Abstract

Simon Howard's warning that being mindful to be mindful may prove a hazardous distraction, and in particular when in charge of a vehicle, is both timely and wise. 1
But the sins, omissions and claims of its prophets are not limited to this. Just as several decades back, there was a surge in the ranks of thanatologists (their number including untrained lay gurus who would spot a profitable entree a mile off), in recent years the ranks of mindfulness coaches and of hordes literally buying in has grown exponentially to the promises of ‘switch off, bow out, and become the agent of your own care'.

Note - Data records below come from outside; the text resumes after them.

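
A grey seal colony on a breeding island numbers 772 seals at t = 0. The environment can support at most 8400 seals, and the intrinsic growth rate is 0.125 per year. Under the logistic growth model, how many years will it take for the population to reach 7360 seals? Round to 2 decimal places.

A = (K − N₀)/N₀ = (8400 − 772)/772 = 9.8808.
Solve 8400/(1 + 9.8808·e^(−0.125t)) = 7360: 1 + 9.8808·e^(−0.125t) = 1.1413, so e^(−0.125t) = 0.0143009.
−0.125·t = ln(0.0143009) = -4.2474, so t = 4.2474/0.125 = 33.979.

33.98 years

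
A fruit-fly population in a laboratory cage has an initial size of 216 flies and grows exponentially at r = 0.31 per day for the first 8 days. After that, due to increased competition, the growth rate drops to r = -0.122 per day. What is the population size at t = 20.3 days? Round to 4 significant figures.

575.2 flies

Phase 1: N(8) = 216·e^(0.31×8) = 216·e^2.48 = 2579.31.
Phase 2 runs for 20.3 − 8 = 12.3 days at r = -0.122.
N(20.3) = 2579.31·e^(-0.122×12.3) = 2579.31·e^-1.501 = 575.177.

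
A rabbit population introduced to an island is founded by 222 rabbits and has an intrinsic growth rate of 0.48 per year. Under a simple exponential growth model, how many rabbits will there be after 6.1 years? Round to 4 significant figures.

4149 rabbits

N(t) = N₀·e^(rt) = 222 × e^(0.48×6.1) = 222 × e^2.928.
e^2.928 ≈ 18.69, so N ≈ 222 × 18.69 = 4149.23.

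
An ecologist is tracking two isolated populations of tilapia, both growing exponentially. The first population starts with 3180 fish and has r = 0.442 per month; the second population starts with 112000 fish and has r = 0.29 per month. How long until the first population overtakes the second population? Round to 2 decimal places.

Set 3180·e^(0.442t) = 112000·e^(0.29t).
e^((0.442 − 0.29)t) = 112000/3180 → e^(0.152·t) = 35.22.
0.152·t = ln(35.22) = 3.5616, so t = 3.5616/0.152 = 23.432.

23.43 months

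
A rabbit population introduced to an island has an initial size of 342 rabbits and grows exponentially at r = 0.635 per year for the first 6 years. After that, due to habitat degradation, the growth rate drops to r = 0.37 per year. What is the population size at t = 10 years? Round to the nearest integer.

67833 rabbits

Phase 1: N(6) = 342·e^(0.635×6) = 342·e^3.81 = 15441.5.
Phase 2 runs for 10 − 6 = 4 years at r = 0.37.
N(10) = 15441.5·e^(0.37×4) = 15441.5·e^1.48 = 67833.5.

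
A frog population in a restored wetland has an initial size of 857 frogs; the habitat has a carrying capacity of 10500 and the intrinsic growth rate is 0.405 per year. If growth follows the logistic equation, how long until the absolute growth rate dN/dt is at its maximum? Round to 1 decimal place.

6.0 years

Logistic growth is fastest at N = K/2 = 5250.
A = (K − N₀)/N₀ = 11.252. Set K/(1 + A·e^(−rt)) = K/2 → A·e^(−rt) = 1.
e^(−0.405t) = 1/11.252 = 0.0888728, so t = ln(11.252)/0.405 = 2.4205/0.405 = 5.9767.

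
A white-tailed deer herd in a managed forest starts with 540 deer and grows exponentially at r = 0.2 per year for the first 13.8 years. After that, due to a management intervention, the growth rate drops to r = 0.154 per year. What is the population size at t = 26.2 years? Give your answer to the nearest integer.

57594 deer

Phase 1: N(13.8) = 540·e^(0.2×13.8) = 540·e^2.76 = 8531.92.
Phase 2 runs for 26.2 − 13.8 = 12.4 years at r = 0.154.
N(26.2) = 8531.92·e^(0.154×12.4) = 8531.92·e^1.91 = 57593.7.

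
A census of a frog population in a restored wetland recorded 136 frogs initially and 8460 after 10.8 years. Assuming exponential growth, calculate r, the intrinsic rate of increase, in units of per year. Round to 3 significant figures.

From N(t) = N₀·e^(rt): e^(r·10.8) = 8460/136 = 62.206.
r·10.8 = ln(62.206) = 4.1304, so r = 4.1304/10.8 = 0.38245.

0.382 per year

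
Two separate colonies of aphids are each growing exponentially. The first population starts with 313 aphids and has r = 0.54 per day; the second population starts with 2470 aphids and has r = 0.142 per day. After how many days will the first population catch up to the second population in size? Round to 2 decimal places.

5.19 days

Set 313·e^(0.54t) = 2470·e^(0.142t).
e^((0.54 − 0.142)t) = 2470/313 → e^(0.398·t) = 7.8914.
0.398·t = ln(7.8914) = 2.0658, so t = 2.0658/0.398 = 5.1904.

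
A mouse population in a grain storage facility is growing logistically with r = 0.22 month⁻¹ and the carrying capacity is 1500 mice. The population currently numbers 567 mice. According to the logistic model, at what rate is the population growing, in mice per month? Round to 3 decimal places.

dN/dt = rN(1 − N/K) = 0.22 × 567 × (1 − 567/1500).
1 − 567/1500 = 0.622; dN/dt = 0.22 × 567 × 0.622 = 77.588.

77.588 mice per month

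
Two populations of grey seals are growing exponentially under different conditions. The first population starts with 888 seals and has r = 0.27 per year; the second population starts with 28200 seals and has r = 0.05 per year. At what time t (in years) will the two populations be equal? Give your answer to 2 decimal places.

15.72 years

Set 888·e^(0.27t) = 28200·e^(0.05t).
e^((0.27 − 0.05)t) = 28200/888 → e^(0.22·t) = 31.757.
0.22·t = ln(31.757) = 3.4581, so t = 3.4581/0.22 = 15.719.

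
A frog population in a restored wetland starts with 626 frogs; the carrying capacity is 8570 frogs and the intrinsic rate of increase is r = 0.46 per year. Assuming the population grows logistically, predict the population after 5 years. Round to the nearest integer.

A = (K − N₀)/N₀ = (8570 − 626)/626 = 12.69.
N(t) = K/(1 + A·e^(−rt)) = 8570/(1 + 12.69×e^(−0.46×5)).
e^(−2.3) = 0.10026; denominator = 1 + 12.69×0.10026 = 2.2723.
N = 8570/2.2723 = 3771.52.

3772 frogs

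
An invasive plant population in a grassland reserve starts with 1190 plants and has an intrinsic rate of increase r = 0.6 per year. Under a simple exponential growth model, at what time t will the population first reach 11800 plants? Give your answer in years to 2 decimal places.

Set N₀·e^(rt) = 11800: e^(0.6·t) = 11800/1190 = 9.916.
0.6·t = ln(9.916) = 2.2941, so t = 2.2941/0.6 = 3.8236.

3.82 years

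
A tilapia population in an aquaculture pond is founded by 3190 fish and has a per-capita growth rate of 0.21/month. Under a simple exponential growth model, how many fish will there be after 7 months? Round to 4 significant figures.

13870 fish

N(t) = N₀·e^(rt) = 3190 × e^(0.21×7) = 3190 × e^1.47.
e^1.47 ≈ 4.3492, so N ≈ 3190 × 4.3492 = 13874.1.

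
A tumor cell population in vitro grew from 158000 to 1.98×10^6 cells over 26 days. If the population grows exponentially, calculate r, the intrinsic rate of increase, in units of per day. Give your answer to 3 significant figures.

0.0972 per day

From N(t) = N₀·e^(rt): e^(r·26) = 1.98×10^6/158000 = 12.532.
r·26 = ln(12.532) = 2.5283, so r = 2.5283/26 = 0.097241.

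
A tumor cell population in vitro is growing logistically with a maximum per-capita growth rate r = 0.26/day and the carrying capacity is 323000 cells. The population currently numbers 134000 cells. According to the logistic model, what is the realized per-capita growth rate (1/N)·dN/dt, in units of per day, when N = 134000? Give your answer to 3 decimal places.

(1/N)·dN/dt = r(1 − N/K) = 0.26 × (1 − 134000/323000).
= 0.26 × 0.58514 = 0.15214.

0.152 per day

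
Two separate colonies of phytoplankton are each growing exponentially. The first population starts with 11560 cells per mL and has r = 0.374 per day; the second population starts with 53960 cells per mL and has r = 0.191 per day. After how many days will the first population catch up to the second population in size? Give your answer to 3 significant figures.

8.42 days

Set 11560·e^(0.374t) = 53960·e^(0.191t).
e^((0.374 − 0.191)t) = 53960/11560 → e^(0.183·t) = 4.6678.
0.183·t = ln(4.6678) = 1.5407, so t = 1.5407/0.183 = 8.4191.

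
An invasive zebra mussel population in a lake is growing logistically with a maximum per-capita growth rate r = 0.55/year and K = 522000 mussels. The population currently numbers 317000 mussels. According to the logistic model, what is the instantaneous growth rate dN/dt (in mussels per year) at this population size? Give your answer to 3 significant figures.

68500 mussels per year

dN/dt = rN(1 − N/K) = 0.55 × 317000 × (1 − 317000/522000).
1 − 317000/522000 = 0.39272; dN/dt = 0.55 × 317000 × 0.39272 = 68471.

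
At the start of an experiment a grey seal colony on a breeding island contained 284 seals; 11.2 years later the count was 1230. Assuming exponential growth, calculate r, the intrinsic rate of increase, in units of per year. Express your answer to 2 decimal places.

From N(t) = N₀·e^(rt): e^(r·11.2) = 1230/284 = 4.331.
r·11.2 = ln(4.331) = 1.4658, so r = 1.4658/11.2 = 0.13087.

0.13 per year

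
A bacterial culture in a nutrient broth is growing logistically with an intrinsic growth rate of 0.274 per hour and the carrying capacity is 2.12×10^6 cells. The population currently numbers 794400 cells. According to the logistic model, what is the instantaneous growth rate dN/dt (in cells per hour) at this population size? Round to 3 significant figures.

136000 cells per hour

dN/dt = rN(1 − N/K) = 0.274 × 794400 × (1 − 794400/2.12×10^6).
1 − 794400/2.12×10^6 = 0.62528; dN/dt = 0.274 × 794400 × 0.62528 = 1.36103×10^5.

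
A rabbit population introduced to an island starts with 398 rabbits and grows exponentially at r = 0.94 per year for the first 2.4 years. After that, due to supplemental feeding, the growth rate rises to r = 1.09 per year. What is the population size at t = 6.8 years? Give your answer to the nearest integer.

Phase 1: N(2.4) = 398·e^(0.94×2.4) = 398·e^2.256 = 3798.84.
Phase 2 runs for 6.8 − 2.4 = 4.4 years at r = 1.09.
N(6.8) = 3798.84·e^(1.09×4.4) = 3798.84·e^4.796 = 459756.

459756 rabbits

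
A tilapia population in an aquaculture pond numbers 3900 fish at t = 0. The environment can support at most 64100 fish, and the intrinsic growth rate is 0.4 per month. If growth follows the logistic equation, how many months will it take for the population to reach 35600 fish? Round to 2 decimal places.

A = (K − N₀)/N₀ = (64100 − 3900)/3900 = 15.436.
Solve 64100/(1 + 15.436·e^(−0.4t)) = 35600: 1 + 15.436·e^(−0.4t) = 1.8006, so e^(−0.4t) = 0.0518636.
−0.4·t = ln(0.0518636) = -2.9591, so t = 2.9591/0.4 = 7.3978.

7.40 months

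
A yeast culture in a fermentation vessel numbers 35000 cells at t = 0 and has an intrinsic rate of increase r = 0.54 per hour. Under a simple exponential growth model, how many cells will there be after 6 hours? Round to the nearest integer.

893680 cells

N(t) = N₀·e^(rt) = 35000 × e^(0.54×6) = 35000 × e^3.24.
e^3.24 ≈ 25.534, so N ≈ 35000 × 25.534 = 893680.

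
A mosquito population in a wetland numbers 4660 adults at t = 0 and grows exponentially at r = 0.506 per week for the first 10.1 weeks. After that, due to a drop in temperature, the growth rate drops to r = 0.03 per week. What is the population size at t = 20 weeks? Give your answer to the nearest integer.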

There are ways in which the total expenditure on mindfulness programs, and in the USA even of mindfulness institutions, evokes Shaw's Mr Doolittle and his diatribe against middle class morality. How so? In our disease care practice of medicine, the majority of serious and costly risks and diseases are causally associated with poverty and the lifestyle of the poor. This is not only the case in developing countries but in parts of the USA. In many countries access to healthcare is unavailable. Yet even where, as here, an adequate safety net is in place:
How many Medicare/Medicaid patients are likely to be offered the blessings of mindfulness, and what proportion of mindfulness practitioners would be likely to accept the payments that these programs offer? Even more importantly, would the mother of several children, between her tiring part-time jobs, be able to find time to devote her attention to the inner self-directed therapy of mindfulness claims.
Mindfulness is one more illustration of what separates the rich from the poor in our society.